In North Sydney, the average house price is $1.519M yet North Sydney Demonstration School has had demountable classrooms for at least fifteen years like this one. In my view demountable classrooms damage children in many ways. They take up valuable playing space. They also signal to children that society doesn’t value public education and those educated within it.
It’s difficult to argue that our society doesn’t care about the physical infrastructure of educational establishments when it comes to private schools in Sydney. Within one kilometre of the demountable classroom at North Sydney Demonstration School is Sydney Church of England Grammar School (Shore). Shore purchased Graythwaite estate in North Sydney for $35.2M in 2009 and plans to spend $39M developing the site to provide additional teaching facilities.
Lest you think demountable classrooms are confined to North Sydney, Greenwich Infants School and Greenwich Primary School have many fine examples. In Greenwich the average house price is $1.65M.
Ken Boston, former director-general of the NSW Department of Education and a member of the Gonski review panel wrote an eloquent article in the Sydney morning Herald in which he argued that Federal Education Minister Christopher Pyne
is shrewd enough to understand that strategic targeting of resources according to need will do much more than reduce the impact of disadvantage on educational outcomes.
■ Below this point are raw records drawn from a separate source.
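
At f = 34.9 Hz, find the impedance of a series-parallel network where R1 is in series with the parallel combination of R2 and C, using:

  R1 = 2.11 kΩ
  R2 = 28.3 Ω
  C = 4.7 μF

Step 1 — Angular frequency: ω = 2π·f = 2π·34.9 = 219.3 rad/s.
Step 2 — Component impedances:
  R1: Z = R = 2110 Ω
  R2: Z = R = 28.3 Ω
  C: Z = 1/(jωC) = -j/(ω·C) = 0 - j970.3 Ω
Step 3 — Parallel branch: R2 || C = 1/(1/R2 + 1/C) = 28.28 - j0.8247 Ω.
Step 4 — Series with R1: Z_total = R1 + (R2 || C) = 2138 - j0.8247 Ω = 2138∠-0.0° Ω.

Z = 2138 - j0.8247 Ω = 2138∠-0.0° Ω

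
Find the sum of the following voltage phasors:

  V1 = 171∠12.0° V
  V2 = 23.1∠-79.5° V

Step 1 — Convert each phasor to rectangular form:
  V1 = 171·(cos(12.0°) + j·sin(12.0°)) = 167.3 + j35.55 V
  V2 = 23.1·(cos(-79.5°) + j·sin(-79.5°)) = 4.21 - j22.71 V
Step 2 — Sum components: V_total = 171.5 + j12.84 V.
Step 3 — Convert to polar: |V_total| = 172 V, ∠V_total = 4.3°.

V_total = 172∠4.3° V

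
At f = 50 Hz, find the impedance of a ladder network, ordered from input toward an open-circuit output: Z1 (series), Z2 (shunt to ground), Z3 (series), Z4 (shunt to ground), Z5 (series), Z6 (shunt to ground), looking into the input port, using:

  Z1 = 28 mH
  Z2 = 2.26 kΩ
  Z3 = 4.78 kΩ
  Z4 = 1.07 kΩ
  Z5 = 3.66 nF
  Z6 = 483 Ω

Step 1 — Angular frequency: ω = 2π·f = 2π·50 = 314.2 rad/s.
Step 2 — Component impedances:
  Z1: Z = jωL = j·314.2·0.028 = 0 + j8.796 Ω
  Z2: Z = R = 2260 Ω
  Z3: Z = R = 4780 Ω
  Z4: Z = R = 1070 Ω
  Z5: Z = 1/(jωC) = -j/(ω·C) = 0 - j8.697e+05 Ω
  Z6: Z = R = 483 Ω
Step 3 — Ladder network (open output): work backward from the far end, alternating series and parallel combinations. Z_in = 1630 + j8.694 Ω = 1630∠0.3° Ω.

Z = 1630 + j8.694 Ω = 1630∠0.3° Ω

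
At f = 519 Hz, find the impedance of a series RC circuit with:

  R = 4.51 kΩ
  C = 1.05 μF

Step 1 — Angular frequency: ω = 2π·f = 2π·519 = 3261 rad/s.
Step 2 — Component impedances:
  R: Z = R = 4510 Ω
  C: Z = 1/(jωC) = -j/(ω·C) = 0 - j292.1 Ω
Step 3 — Series combination: Z_total = R + C = 4510 - j292.1 Ω = 4519∠-3.7° Ω.

Z = 4510 - j292.1 Ω = 4519∠-3.7° Ω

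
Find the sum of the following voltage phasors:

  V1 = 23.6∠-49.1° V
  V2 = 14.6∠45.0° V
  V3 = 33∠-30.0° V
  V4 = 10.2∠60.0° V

Step 1 — Convert each phasor to rectangular form:
  V1 = 23.6·(cos(-49.1°) + j·sin(-49.1°)) = 15.45 - j17.84 V
  V2 = 14.6·(cos(45.0°) + j·sin(45.0°)) = 10.32 + j10.32 V
  V3 = 33·(cos(-30.0°) + j·sin(-30.0°)) = 28.58 - j16.5 V
  V4 = 10.2·(cos(60.0°) + j·sin(60.0°)) = 5.1 + j8.833 V
Step 2 — Sum components: V_total = 59.45 - j15.18 V.
Step 3 — Convert to polar: |V_total| = 61.36 V, ∠V_total = -14.3°.

V_total = 61.36∠-14.3° V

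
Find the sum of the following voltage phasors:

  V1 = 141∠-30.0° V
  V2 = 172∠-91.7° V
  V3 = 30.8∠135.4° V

Step 1 — Convert each phasor to rectangular form:
  V1 = 141·(cos(-30.0°) + j·sin(-30.0°)) = 122.1 - j70.5 V
  V2 = 172·(cos(-91.7°) + j·sin(-91.7°)) = -5.103 - j171.9 V
  V3 = 30.8·(cos(135.4°) + j·sin(135.4°)) = -21.93 + j21.63 V
Step 2 — Sum components: V_total = 95.08 - j220.8 V.
Step 3 — Convert to polar: |V_total| = 240.4 V, ∠V_total = -66.7°.

V_total = 240.4∠-66.7° V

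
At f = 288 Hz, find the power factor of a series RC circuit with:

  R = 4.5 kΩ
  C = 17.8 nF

Step 1 — Angular frequency: ω = 2π·f = 2π·288 = 1810 rad/s.
Step 2 — Component impedances:
  R: Z = R = 4500 Ω
  C: Z = 1/(jωC) = -j/(ω·C) = 0 - j3.105e+04 Ω
Step 3 — Series combination: Z_total = R + C = 4500 - j3.105e+04 Ω = 3.137e+04∠-81.8° Ω.
Step 4 — Power factor: PF = cos(φ) = Re(Z)/|Z| = 4500/3.137e+04 = 0.1434.
Step 5 — Type: Im(Z) = -3.105e+04 ⇒ leading (phase φ = -81.8°).

PF = 0.1434 (leading, φ = -81.8°)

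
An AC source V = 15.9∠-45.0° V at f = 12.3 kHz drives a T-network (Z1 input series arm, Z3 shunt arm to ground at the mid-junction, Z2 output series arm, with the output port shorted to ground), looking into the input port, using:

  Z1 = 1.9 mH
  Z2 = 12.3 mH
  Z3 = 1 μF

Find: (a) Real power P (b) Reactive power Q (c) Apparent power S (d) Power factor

Step 1 — Angular frequency: ω = 2π·f = 2π·1.23e+04 = 7.728e+04 rad/s.
Step 2 — Component impedances:
  Z1: Z = jωL = j·7.728e+04·0.0019 = 0 + j146.8 Ω
  Z2: Z = jωL = j·7.728e+04·0.0123 = 0 + j950.6 Ω
  Z3: Z = 1/(jωC) = -j/(ω·C) = 0 - j12.94 Ω
Step 3 — With the output port shorted to ground, the output series arm Z2 runs from the junction to ground; the shunt arm Z3 also runs from the junction to ground. They appear in parallel: Z3 || Z2 = 0 - j13.12 Ω.
Step 4 — Series with input arm Z1: Z_in = Z1 + (Z3 || Z2) = 0 + j133.7 Ω = 133.7∠90.0° Ω.
Step 5 — Source phasor: V = 15.9∠-45.0° V = 11.24 - j11.24 V.
Step 6 — Current: I = V / Z = -0.08408 - j0.08408 A = 0.1189∠-135.0° A.
Step 7 — Complex power: S = V·I* = 0 + j1.891 VA.
Step 8 — Real power: P = Re(S) = 0 W.
Step 9 — Reactive power: Q = Im(S) = 1.891 VAR.
Step 10 — Apparent power: |S| = 1.891 VA.
Step 11 — Power factor: PF = P/|S| = 0 (lagging).

(a) P = 0 W  (b) Q = 1.891 VAR  (c) S = 1.891 VA  (d) PF = 0 (lagging)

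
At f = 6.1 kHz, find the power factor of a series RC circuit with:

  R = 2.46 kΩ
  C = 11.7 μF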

He knows that it will also reduce the impact of advantage and privilege. If school performance is neither advantaged nor disadvantaged by parental income, ethnic background, religion, school size and location, or whether a student attends an independent, Catholic or public school, success at school will be determined essentially by the student’s ability, application and hard work.
In other words, poor school facilities in the Public Sector give an unfair advantage to children whose parents can afford to opt out and send their children to schools which have proper permanent classrooms.
I think children in public schools suffer not only because of the poorer physical infrastructure but also because they are aware that they are treated as second class citizens. In 1976 Steve Biko gave evidence at a trail of nine young Africans who were prosecuted for alleged subversion of intent. When asked during the trial to explain why Black Consciousness was needed Biko explained inter alia
“the black man in himself has developed a certain state of alienation, he rejects himself….it arises out of his development from childhood. When you go to school, for instance, your school is not the same as the white school, and the conclusion you reach is that the education you get there cannot be the same as what the white kids get at school. The black kids normally have shabby uniforms, if any, while the white kids always have uniforms. You find for instance even in the organisation of sport, these are things you notice sa a kid, at white schools to be absolutely thorough and indicative of good training, good upbringing….so you begin to feel that there is something incomplete in your humanity”
It goes without saying I am not equating Apartheid with the Public/Private School divide in NSW but I do think they are on the same continuum. To the argument that buildings don’t matter, it is a bit like arguing “that happiness in life is not a result of gaining more and more possessions for ourselves” when those that argue such a position show no signs whatsoever in restraining themselves from accumulating possessions. In addition to acquiring Graythwaite, Shore has recently completed the redevelopment of its sporting facilities which involved “Tennis/Soccer Pavilion, Tennis Courts, Prep Storage Room, Landscaping, Spectator Areas….”. The tennis Courts are “ nine tennis courts of competition standard”. To see just how extravagant this redevelopment is, one which doesn’t feature any demountable classrooms, please click on the link. By the way, Shore’s 2012 Annual Report states “We also believe that happiness in life is not a result of gaining more and more possessions for ourselves’.
Not only does the neglect of NSW’s public schools disadvantage children attending public schools, it must also harden the hearts of the children attending private schools, either that or it gives them an undeserved appreciation of themselves to allow them to justify their privileged position in society. Private schools seem to be addressing this concern by encouraging trips abroad to third world countries. Wenona Girls School, a private girls’ school in North Sydney, organised a trip in 2012 to Vietnam where the girls helped build an orphanage, for a day. Maybe Shore and Wenona could engage in pastoral care whilst reducing their carbon footprint by helping North Sydney Demonstration School?